For haptic guidance or other haptic-based skill training approaches, the basic requirement is that the used haptic devices should be capable of simulating a large stiffness. For different training tasks, specially designed devices are necessary in improving training performance. The stable simulation of a large stiffness is more important than the development of haptic algorithms.
4.6 Training effect
Fifteen Subjects were required to manipulate the specially designed haptic devices to complete tank gunnery skill training (depicting a computer-simulated envelope target) based upon the proposed system under two conditions: visual feedback only and haptic-based “hand in hand”. A virtual envelope depicting the tank gunner's basic skill is the most fundamental training content for novices (Figure 21). The participants – including eight men and seven women – were recruited to participate in this study on a voluntary basis with no monetary compensation. None of the participants were familiar with tank gunnery, while one first-rank specialist was invited to play the role of the expert in the experiment.

A trainer and a trainee cooperate to complete tank gunnery with the introduction of the envelope depicting the operation
Table 3 introduces the operating accuracy and operating speed after the same period of practice based upon the two different approaches. It is clear that those trainees developed by the haptic-based “hand in hand” training approach saw much better skill improvement than those novices who practiced by using other methods.

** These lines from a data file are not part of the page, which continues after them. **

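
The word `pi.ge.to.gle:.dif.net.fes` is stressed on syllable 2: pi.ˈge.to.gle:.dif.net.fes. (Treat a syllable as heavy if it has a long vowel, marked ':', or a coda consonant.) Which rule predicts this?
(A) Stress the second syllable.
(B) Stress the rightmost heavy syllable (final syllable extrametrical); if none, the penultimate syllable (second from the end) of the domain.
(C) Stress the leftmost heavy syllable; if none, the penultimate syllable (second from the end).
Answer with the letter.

A

Rule A → syllable 2 ✓.
Rule B → syllable 6 (observed: 2).
Rule C → syllable 4 (observed: 2).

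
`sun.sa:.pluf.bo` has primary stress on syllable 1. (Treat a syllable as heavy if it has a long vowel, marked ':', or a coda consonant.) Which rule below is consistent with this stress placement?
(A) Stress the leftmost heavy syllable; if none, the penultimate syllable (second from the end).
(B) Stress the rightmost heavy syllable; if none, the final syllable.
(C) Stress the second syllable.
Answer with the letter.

A

Rule A → syllable 1 ✓.
Rule B → syllable 3 (observed: 1).
Rule C → syllable 2 (observed: 1).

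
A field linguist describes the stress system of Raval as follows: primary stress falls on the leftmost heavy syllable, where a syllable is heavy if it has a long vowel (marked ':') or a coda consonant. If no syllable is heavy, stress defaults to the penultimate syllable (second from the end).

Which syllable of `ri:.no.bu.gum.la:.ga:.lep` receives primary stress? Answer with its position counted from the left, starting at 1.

1

Weights: 1 ri: H, 2 no L, 3 bu L, 4 gum H, 5 la: H, 6 ga: H, 7 lep H.
Heavy syllables in the domain: 1, 4, 5, 6, 7. The leftmost is syllable 1 (ri:).
Primary stress: syllable 1 → ˈri:.no.bu.gum.la:.ga:.lep.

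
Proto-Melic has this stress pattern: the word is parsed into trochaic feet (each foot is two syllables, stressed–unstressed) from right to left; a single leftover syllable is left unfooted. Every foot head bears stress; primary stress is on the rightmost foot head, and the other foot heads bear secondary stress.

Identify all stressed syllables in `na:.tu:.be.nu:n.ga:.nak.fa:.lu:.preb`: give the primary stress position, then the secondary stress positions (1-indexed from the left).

Parse right to left into trochaic (ˈσσ) feet: na: (ˈtu:.be) (ˈnu:n.ga:) (ˈnak.fa:) (ˈlu:.preb). Syllable 1 is left unfooted.
Foot heads (stressed positions): 2, 4, 6, 8.
End Rule Rightmost: primary stress on the rightmost head = syllable 8.
Secondary stress on 2, 4, 6: na:.ˌtu:.be.ˌnu:n.ga:.ˌnak.fa:.ˈlu:.preb.

primary 8, secondary 2, 4, 6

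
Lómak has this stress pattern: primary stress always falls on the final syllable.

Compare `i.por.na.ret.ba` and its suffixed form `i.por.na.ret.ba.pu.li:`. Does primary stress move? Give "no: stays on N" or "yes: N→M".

yes: 5→7

Base `i.por.na.ret.ba` (5 syllables):
  The word has 5 syllables; the final syllable is syllable 5 (ba).
  → primary stress on syllable 5.
Suffixed `i.por.na.ret.ba.pu.li:` (7 syllables):
  The word has 7 syllables; the final syllable is syllable 7 (li:).
  → primary stress on syllable 7.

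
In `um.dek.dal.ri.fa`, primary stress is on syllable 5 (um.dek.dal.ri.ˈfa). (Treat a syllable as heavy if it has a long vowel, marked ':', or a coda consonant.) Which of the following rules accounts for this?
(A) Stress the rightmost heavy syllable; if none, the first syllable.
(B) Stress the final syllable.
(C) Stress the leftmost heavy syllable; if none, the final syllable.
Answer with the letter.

Rule A → syllable 3 (observed: 5).
Rule B → syllable 5 ✓.
Rule C → syllable 1 (observed: 5).

B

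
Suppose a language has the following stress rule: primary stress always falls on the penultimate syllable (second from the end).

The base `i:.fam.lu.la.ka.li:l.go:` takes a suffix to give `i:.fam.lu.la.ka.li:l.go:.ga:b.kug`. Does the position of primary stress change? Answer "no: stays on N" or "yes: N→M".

yes: 6→8

Base `i:.fam.lu.la.ka.li:l.go:` (7 syllables):
  The word has 7 syllables; the penultimate syllable (second from the end) is syllable 6 (li:l).
  → primary stress on syllable 6.
Suffixed `i:.fam.lu.la.ka.li:l.go:.ga:b.kug` (9 syllables):
  The word has 9 syllables; the penultimate syllable (second from the end) is syllable 8 (ga:b).
  → primary stress on syllable 8.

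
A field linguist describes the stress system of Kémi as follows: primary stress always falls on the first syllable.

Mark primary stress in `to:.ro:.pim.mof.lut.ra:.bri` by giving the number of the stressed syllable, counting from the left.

The word has 7 syllables; the first syllable is syllable 1 (to:).
Primary stress: syllable 1 → ˈto:.ro:.pim.mof.lut.ra:.bri.

1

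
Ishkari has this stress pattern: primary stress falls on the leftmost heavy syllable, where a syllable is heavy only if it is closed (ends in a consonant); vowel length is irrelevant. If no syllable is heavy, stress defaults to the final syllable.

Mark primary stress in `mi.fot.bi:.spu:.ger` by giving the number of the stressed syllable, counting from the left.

2

Weights: 1 mi L, 2 fot H, 3 bi: L, 4 spu: L, 5 ger H.
Heavy syllables in the domain: 2, 5. The leftmost is syllable 2 (fot).
Primary stress: syllable 2 → mi.ˈfot.bi:.spu:.ger.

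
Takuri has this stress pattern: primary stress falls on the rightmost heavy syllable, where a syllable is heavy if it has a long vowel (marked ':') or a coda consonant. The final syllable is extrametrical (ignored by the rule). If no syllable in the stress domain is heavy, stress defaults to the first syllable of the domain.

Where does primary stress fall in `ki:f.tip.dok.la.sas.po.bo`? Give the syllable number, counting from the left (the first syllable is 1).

5

The final syllable (7, bo) is extrametrical; the stress domain is syllables 1–6.
Weights: 1 ki:f H, 2 tip H, 3 dok H, 4 la L, 5 sas H, 6 po L.
Heavy syllables in the domain: 1, 2, 3, 5. The rightmost is syllable 5 (sas).
Primary stress: syllable 5 → ki:f.tip.dok.la.ˈsas.po.bo.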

Comparing the training effect under two conditions: visual feedback only and haptic-visual feedback
Five of the fifteen participants who took part in the experiment of visual feedback only training also experienced cooperative training with the same expert. All of them declared that they preferred “hand in hand” training over the traditional visual feedback only training scheme. The expert could guide them to active regulate hand motions through the output force, which benefits them more in relation to grasping the skill than oral teaching does. The haptic-based “hand in hand” training paradigm can not only drive novices to passively accept the skill but it can also support them in actively grasping the skill by perceiving it.
5. Conclusions
A networked haptic interaction system to implement “hand in hand” human motor skill training for tank gunnery was built and introduced in this paper. Two training modes: haptic guidance and corrected in real-time were implemented, which satisfies the rule of human skill growth: learning, practice and correction. In haptic guidance, a spring-damper model with a force filter approach is presented to accurately implement skill transmission, which requires a very high operating speed. A theory of a spring-damper model for active guiding is proposed and verified based upon the experimental results. An unbalance spring control scheme is proposed for experts to regulate trainees who are not obedient to their instructions. Specially designed haptic devices with high output stiffness are required for different training tasks.
Additional subjects will be invited to participate in the experiment in order to validate the effectiveness of the proposed training system and paradigms for tank gunnery. A new haptic device with higher output stiffness will be designed for tank gunnery skill training. An ideal training effect is expected to be acquired in future work.
Footnotes
6. Acknowledgements
This research was supported by the National Science Foundation of China under grant number: 60803070.